Defendant Testifies in Felony DUI Trial

Defendant Pamela Tackett took the witness stand after lunch break yesterday in her Felony DUI trial from a fatal crash on I-385 in Laurens County last March. She told the jury she has Post Traumatic Stress Disorder, having been molested at age 9. She said she also has hallucinations, crowd phobias, and other issues. During questioning about her medications, she said she smokes “a bowl” of marijuana every night to relieve her severe migraine headaches.

Tackett indicated she felt great the morning of the wreck, saying “I was just singing and talking with the child, that is all I remembered.” She said she didn’t remember people talking to her and had a migraine after the crash. She said she has very weak ankles and that’s why she had terrible balance in the field sobriety walking tests. During cross-examination, the prosecutor asked about her not remembering the actual crash, but she remembers details from having taken an EMT class years ago.

Yesterday morning another PC Pharmacy Professor testified about the drugs found in Pamela Thackett last March. Dr. Nancy Goodbar said the medications involved have side effects but taking them for long periods of time may not impair driving. Asked why she had a different conclusion than another PC professor, she noted different specialties, but said the real unknown was the impact of the marijuana.

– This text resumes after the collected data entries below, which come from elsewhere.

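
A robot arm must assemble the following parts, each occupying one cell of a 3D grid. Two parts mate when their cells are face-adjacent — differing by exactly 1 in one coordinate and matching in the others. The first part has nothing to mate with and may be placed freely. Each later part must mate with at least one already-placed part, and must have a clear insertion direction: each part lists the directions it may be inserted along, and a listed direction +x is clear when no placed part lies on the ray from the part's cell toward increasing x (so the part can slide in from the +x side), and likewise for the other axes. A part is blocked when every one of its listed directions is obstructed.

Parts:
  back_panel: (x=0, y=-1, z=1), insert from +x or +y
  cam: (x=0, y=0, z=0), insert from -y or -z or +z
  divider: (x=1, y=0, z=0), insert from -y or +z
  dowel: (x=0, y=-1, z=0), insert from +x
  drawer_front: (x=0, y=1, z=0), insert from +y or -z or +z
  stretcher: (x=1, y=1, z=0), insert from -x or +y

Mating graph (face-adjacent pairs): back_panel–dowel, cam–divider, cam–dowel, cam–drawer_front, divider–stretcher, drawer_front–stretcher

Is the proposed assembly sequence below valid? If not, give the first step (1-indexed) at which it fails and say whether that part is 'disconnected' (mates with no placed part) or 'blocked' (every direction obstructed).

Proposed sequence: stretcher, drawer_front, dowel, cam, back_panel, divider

1. stretcher@(1, 1, 0) [-x clear] — {stretcher}
2. drawer_front@(0, 1, 0) [+y clear] — {drawer_front, stretcher}
3. dowel@(0, -1, 0) — no placed neighbour ⇒ disconnected

Invalid at step 3 (disconnected)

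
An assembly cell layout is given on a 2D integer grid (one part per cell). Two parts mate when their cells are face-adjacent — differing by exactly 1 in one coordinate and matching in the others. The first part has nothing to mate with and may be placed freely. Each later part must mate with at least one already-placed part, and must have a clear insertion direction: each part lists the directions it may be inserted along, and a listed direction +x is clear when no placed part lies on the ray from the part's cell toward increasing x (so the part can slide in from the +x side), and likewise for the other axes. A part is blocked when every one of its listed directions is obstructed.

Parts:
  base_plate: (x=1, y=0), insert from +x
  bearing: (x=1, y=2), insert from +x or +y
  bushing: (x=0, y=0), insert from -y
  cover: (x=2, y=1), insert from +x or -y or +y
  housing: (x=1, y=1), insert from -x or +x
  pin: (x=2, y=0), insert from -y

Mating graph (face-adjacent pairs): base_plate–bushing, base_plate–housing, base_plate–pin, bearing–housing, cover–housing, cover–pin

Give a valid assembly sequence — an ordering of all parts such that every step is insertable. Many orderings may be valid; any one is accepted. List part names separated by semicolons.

1. bushing@(0, 0) [-y clear] — {bushing}
2. base_plate@(1, 0) [+x clear] — {base_plate, bushing}
3. pin@(2, 0) [-y clear] — {base_plate, bushing, pin}
4. housing@(1, 1) [-x clear] — {base_plate, bushing, housing, pin}
5. bearing@(1, 2) [+x clear] — {base_plate, bearing, bushing, housing, pin}
6. cover@(2, 1) [+x clear] — {base_plate, bearing, bushing, cover, housing, pin}

bushing; base_plate; pin; housing; bearing; cover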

When it appeared both sides were going to rest their cases yesterday afternoon, the prosecution asked to call one last witness, a Highway Patrol Drug-Recognition officer who conducted a sobriety test in the hospital. Judge Hocker had ruled him out as a witness earlier this week, following extensive arguments on the matter by the state and defense.

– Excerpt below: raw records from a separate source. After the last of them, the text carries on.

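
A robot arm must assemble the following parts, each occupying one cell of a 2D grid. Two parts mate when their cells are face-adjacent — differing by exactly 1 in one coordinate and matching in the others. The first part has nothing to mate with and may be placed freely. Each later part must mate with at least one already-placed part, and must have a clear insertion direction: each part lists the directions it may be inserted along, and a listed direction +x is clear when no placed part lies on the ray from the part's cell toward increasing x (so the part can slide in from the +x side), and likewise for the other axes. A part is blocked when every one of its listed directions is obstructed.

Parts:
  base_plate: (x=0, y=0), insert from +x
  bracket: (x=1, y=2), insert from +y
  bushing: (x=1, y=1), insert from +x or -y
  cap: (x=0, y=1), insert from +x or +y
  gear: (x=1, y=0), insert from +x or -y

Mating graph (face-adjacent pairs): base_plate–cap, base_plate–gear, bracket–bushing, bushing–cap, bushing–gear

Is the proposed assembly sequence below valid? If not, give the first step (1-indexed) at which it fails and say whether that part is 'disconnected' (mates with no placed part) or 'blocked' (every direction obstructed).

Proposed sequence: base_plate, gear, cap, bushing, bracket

Valid

1. base_plate@(0, 0) [+x clear] — {base_plate}
2. gear@(1, 0) [+x clear] — {base_plate, gear}
3. cap@(0, 1) [+x clear] — {base_plate, cap, gear}
4. bushing@(1, 1) [+x clear] — {base_plate, bushing, cap, gear}
5. bracket@(1, 2) [+y clear] — {base_plate, bracket, bushing, cap, gear}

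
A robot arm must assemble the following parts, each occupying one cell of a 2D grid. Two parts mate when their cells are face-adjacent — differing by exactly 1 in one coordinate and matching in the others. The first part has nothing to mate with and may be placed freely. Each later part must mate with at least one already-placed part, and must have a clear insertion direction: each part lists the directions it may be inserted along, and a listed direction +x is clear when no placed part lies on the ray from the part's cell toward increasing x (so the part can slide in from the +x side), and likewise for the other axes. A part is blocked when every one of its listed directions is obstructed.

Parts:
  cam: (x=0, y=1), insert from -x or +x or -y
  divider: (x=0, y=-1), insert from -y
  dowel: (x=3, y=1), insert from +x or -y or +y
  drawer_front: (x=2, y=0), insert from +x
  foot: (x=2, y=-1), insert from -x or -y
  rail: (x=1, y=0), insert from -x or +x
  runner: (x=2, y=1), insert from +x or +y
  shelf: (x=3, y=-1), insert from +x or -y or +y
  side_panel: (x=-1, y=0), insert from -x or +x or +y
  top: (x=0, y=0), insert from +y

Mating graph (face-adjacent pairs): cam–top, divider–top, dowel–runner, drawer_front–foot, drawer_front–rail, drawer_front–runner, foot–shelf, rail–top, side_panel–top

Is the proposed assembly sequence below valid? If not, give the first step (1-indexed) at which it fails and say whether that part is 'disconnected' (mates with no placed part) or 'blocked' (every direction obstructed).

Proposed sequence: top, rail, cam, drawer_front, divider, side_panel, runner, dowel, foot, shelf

1. top@(0, 0) [+y clear] — {top}
2. rail@(1, 0) [+x clear] — {rail, top}
3. cam@(0, 1) [-x clear] — {cam, rail, top}
4. drawer_front@(2, 0) [+x clear] — {cam, drawer_front, rail, top}
5. divider@(0, -1) [-y clear] — {cam, divider, drawer_front, rail, top}
6. side_panel@(-1, 0) [-x clear] — {cam, divider, drawer_front, rail, side_panel, top}
7. runner@(2, 1) [+x clear] — {cam, divider, drawer_front, rail, runner, side_panel, top}
8. dowel@(3, 1) [+x clear] — {cam, divider, dowel, drawer_front, rail, runner, side_panel, top}
9. foot@(2, -1) [-y clear] — {cam, divider, dowel, drawer_front, foot, rail, runner, side_panel, top}
10. shelf@(3, -1) [+x clear] — {cam, divider, dowel, drawer_front, foot, rail, runner, shelf, side_panel, top}

Valid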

When Officer Terry took the stand, he identified himself as a drug recognition officer. Judge Don Hocker stopped him, had the jury leave, then reminded the witness he had been told not to tell the jury that he’s a drug recognition officer.

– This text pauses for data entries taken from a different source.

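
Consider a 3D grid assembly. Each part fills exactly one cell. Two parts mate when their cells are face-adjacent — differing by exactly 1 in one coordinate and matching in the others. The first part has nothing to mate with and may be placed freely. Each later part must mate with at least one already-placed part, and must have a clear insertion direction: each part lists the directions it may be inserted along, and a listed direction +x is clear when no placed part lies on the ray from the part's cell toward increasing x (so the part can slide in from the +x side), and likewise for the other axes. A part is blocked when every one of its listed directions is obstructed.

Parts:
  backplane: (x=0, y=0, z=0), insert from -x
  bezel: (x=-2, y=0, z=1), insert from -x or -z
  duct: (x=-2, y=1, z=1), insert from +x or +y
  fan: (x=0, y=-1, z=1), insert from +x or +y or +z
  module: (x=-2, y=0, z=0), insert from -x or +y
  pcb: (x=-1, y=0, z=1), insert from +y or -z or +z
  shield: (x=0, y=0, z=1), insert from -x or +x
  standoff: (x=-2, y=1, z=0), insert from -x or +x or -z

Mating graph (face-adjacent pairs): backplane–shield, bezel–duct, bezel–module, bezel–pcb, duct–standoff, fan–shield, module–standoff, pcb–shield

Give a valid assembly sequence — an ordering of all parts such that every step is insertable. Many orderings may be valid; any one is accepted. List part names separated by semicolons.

standoff; duct; bezel; pcb; shield; backplane; fan; module

1. standoff@(-2, 1, 0) [-x clear] — {standoff}
2. duct@(-2, 1, 1) [+x clear] — {duct, standoff}
3. bezel@(-2, 0, 1) [-x clear] — {bezel, duct, standoff}
4. pcb@(-1, 0, 1) [+y clear] — {bezel, duct, pcb, standoff}
5. shield@(0, 0, 1) [+x clear] — {bezel, duct, pcb, shield, standoff}
6. backplane@(0, 0, 0) [-x clear] — {backplane, bezel, duct, pcb, shield, standoff}
7. fan@(0, -1, 1) [+x clear] — {backplane, bezel, duct, fan, pcb, shield, standoff}
8. module@(-2, 0, 0) [-x clear] — {backplane, bezel, duct, fan, module, pcb, shield, standoff}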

Assistant Solicitor Mowry apologized to the judge and said it wasn’t the officer’s fault. A member of the prosecution team took the blame for the failure to advise the officer not to so identify himself.

The jury was returned to the courtroom, advised to disregard the officer’s comment. The witness then told the jury he thought the defendant was under the influence.

Closing arguments are expected to be made this morning.